Nachzahlung von Sozialversicherungsbeiträgen

Kommt die Überprüfung eines Beschäftigungsverhältnisses zu dem Ergebnis, dass Scheinselbstständigkeit vorliegt, resultieren daraus finanzielle und rechtliche Konsequenzen. So müssen die Sozialversicherungsbeiträge für einen Zeitraum von bis zu vier Jahren rückwirkend nachgezahlt werden, wobei der Auftraggeber als Alleinschuldner zur Nachzahlung des Arbeitgeber- und Arbeitnehmeranteils der Beiträge herangezogen werden kann. Des Weiteren gehen eventuell arbeitsrechtliche Folgen damit einher, wenn Scheinselbstständigkeit festgestellt wird. So ist es dem Betroffenen möglich, seinen Arbeitnehmerstatus beim Arbeitsgericht einzuklagen. Erkennt das Gericht ihm den Status zu, gilt er ab sofort mit allen Rechten und Pflichten als abhängig Beschäftigter des Auftraggebers.

 

Scheinselbstständigkeit

 

Steuerrechtliche Folgen für Auftraggeber und Auftragnehmer

Die Veränderung der Verhältnisse kann auch steuerrechtliche Konsequenzen nach sich ziehen.
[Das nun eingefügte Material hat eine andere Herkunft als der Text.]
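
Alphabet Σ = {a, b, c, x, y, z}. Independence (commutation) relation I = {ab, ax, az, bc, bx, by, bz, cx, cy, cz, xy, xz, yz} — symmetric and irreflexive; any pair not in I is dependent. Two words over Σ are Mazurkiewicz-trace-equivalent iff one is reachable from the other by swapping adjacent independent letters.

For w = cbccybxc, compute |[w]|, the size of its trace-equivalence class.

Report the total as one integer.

drop 0:c onto floor
drop 1:b onto floor
drop 2:c onto {0:c}
drop 3:c onto {2:c}
drop 4:y onto floor
drop 5:b onto {1:b}
drop 6:x onto floor
drop 7:c onto {3:c}
ground layer = {0:c, 1:b, 4:y, 6:x}
drop-orders for the pieces not yet dropped (sum over which currently-grounded one goes next):
  1 to go: {4} 1  {5} 1  {6} 1  {7} 1
  2 to go: {1,5} 1  {3,7} 1  {4,5} 2  {4,6} 2  {4,7} 2  {5,6} 2  {5,7} 2  {6,7} 2
  3 to go: {1,4,5} 3  {1,5,6} 3  {1,5,7} 3  {2,3,7} 1  {3,4,7} 3  {3,5,7} 3  {3,6,7} 3  {4,5,6} 6  {4,5,7} 6  {4,6,7} 6  {5,6,7} 6
  4 to go: {0,2,3,7} 1  {1,3,5,7} 6  {1,4,5,6} 12  {1,4,5,7} 12  {1,5,6,7} 12  {2,3,4,7} 4  {2,3,5,7} 4  {2,3,6,7} 4  {3,4,5,7} 12  {3,4,6,7} 12  {3,5,6,7} 12  {4,5,6,7} 24
  5 to go: {0,2,3,4,7} 5  {0,2,3,5,7} 5  {0,2,3,6,7} 5  {1,2,3,5,7} 10  {1,3,4,5,7} 30  {1,3,5,6,7} 30  {1,4,5,6,7} 60  {2,3,4,5,7} 20  {2,3,4,6,7} 20  {2,3,5,6,7} 20  {3,4,5,6,7} 60
  6 to go: {0,1,2,3,5,7} 15  {0,2,3,4,5,7} 30  {0,2,3,4,6,7} 30  {0,2,3,5,6,7} 30  {1,2,3,4,5,7} 60  {1,2,3,5,6,7} 60  {1,3,4,5,6,7} 180  {2,3,4,5,6,7} 120
  if 0:c drops first: 420 orders
  if 1:b drops first: 210 orders
  if 4:y drops first: 105 orders
  if 6:x drops first: 105 orders
heap linearizations: 840

840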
Arbeitgeber und Arbeitnehmer müssen die neue Situation unter Umständen steuerrechtlich nachvollziehen. Beide haften dabei für eventuelle Nachzahlungen als Gesamtschuldner und können in voller Höhe der Außenstände zur Verantwortung gezogen und zur Zahlung aufgefordert werden.

 

Absicherung für Auftragnehmer und Auftraggeber: Statusklärung

Zuständig für die Statusklärung ist die Clearingstelle der Deutschen Rentenversicherung Bund. Der Auftraggeber kann den Antrag ebenso stellen wie der Auftragnehmer. Es ist allerdings nur dann möglich, ein Anfrageverfahren zu eröffnen, wenn die Rentenversicherung zum Zeitpunkt der Antragstellung noch keine eigenen Ermittlungen aufgenommen hat. So kommt die Behörde schwarzen Schafen auf die Schliche, indem sie regelmäßig ihre Betriebsprüfdienste einsetzt. Für die abschließende Beurteilung zeichnet ebenfalls die Clearingstelle verantwortlich. In rund einem Drittel von insgesamt 15.200 Fällen erkannte sie im Jahre 2010 auf abhängige Beschäftigung. Antragsformulare stellt die Deutsche Rentenversicherung zum Download bereit.

 

Studie zur Scheinselbstständigkeit

Eine fundierte empirische Untersuchung zur Scheinselbstständigkeit liegt zurzeit nicht vor. Es gibt jedoch eine aktuelle Studie vom Verband der Gründer und Selbstständigen Deutschland (VGSD), die versucht, diese Lücke zu schließen. 3500 Befragte haben daran teilgenommen, sodass sich ein detaillierter Einblick in viele Fragestellungen rund um das Thema Unternehmertum oder abhängige Beschäftigung ergibt.